L'équipe de Walid Regragui joue d'une manière qui surprend les Européens : elle ne cherche pas à faire le spectacle. Elle cherche à survivre, puis à frapper. Cette stabilité défensive, c'est son arme principale. Jusqu'à présent, elle a fonctionné. Deux buts encaissés en trois matchs, une unité qui comprend son rôle, qui n'hésite pas à se replier sur six ou sept hommes si la situation l'exige.
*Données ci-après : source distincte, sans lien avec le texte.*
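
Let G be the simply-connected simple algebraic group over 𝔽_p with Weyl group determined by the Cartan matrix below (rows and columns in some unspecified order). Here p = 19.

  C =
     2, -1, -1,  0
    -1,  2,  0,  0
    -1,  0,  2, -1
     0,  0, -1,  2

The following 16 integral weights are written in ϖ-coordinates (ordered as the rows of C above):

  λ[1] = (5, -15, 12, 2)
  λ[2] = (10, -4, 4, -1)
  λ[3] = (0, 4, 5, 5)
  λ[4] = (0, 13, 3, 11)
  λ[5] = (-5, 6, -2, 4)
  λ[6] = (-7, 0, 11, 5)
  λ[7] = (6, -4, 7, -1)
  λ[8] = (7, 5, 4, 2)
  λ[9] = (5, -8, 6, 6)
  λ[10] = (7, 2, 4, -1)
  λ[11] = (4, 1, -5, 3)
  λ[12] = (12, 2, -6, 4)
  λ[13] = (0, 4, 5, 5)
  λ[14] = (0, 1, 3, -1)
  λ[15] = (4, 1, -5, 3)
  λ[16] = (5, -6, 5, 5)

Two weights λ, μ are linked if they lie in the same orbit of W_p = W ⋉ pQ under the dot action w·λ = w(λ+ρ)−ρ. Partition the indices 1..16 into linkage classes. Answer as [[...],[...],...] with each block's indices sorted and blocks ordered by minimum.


Root system A_4: the 4×4 matrix C matches after relabeling.

Folding the 16 weights λ_j+ρ into Ā_19 (reps in the given 4-coord order):

    λ_1 → (8, 3, 5, 0)
    λ_2 → (8, 3, 5, 0)
    λ_3 → (1, 5, 6, 6)
    λ_4 → (1, 2, 4, 0)
    λ_5 → (1, 2, 4, 0)
    λ_6 → (1, 5, 6, 6)
    λ_7 → (4, 3, 8, 0)
    λ_8 → (8, 3, 5, 0)
    λ_9 → (1, 5, 6, 6)
    λ_10 → (8, 3, 5, 0)
    λ_11 → (1, 2, 4, 0)
    λ_12 → (8, 3, 5, 0)
    λ_13 → (1, 5, 6, 6)
    λ_14 → (1, 2, 4, 0)
    λ_15 → (1, 2, 4, 0)
    λ_16 → (1, 5, 6, 6)

Linkage partition of the 16 weights (4 classes, p=19):

[[1, 2, 8, 10, 12], [3, 6, 9, 13, 16], [4, 5, 11, 14, 15], [7]]


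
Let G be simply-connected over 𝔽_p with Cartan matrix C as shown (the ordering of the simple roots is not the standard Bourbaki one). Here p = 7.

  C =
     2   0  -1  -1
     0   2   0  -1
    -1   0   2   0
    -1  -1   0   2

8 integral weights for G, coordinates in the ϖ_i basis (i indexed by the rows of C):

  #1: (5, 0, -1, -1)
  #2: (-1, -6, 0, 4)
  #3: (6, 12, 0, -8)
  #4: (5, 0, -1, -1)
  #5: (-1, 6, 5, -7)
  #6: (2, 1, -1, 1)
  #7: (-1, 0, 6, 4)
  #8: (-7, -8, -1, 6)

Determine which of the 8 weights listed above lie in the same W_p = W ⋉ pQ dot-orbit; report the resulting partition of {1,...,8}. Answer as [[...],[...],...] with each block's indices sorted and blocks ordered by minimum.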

C'est lourd, c'est sans compromis, mais c'est diablement efficace contre des équipes qui raisonnent en termes de possession et de flux de jeu offensif.
Le Maroc doit aussi son statut de participant à cette phase à un exploit personnel : Achraf Hakimi et Romain Saïss sont des noms que les supporters européens reconnaissent. Des gars qui évoluent en grands championnats, qui savent lire le jeu, qui ne se laissent pas intimider par des murs de passes de vingt mètres.
Le match qui se joue dans les détails
Voilà ce qui intrigue : comment les Pays-Bas vont-elles aborder cette partition ? En balançant des crosses, des centres, en espérant que la puissance physique hollandaise fera la différence ? Ou en cherchant à construire, à démanteler patiemment ce château marocain ? Les deux approches ont leurs risques. La première vous expose aux contres. La seconde vous use.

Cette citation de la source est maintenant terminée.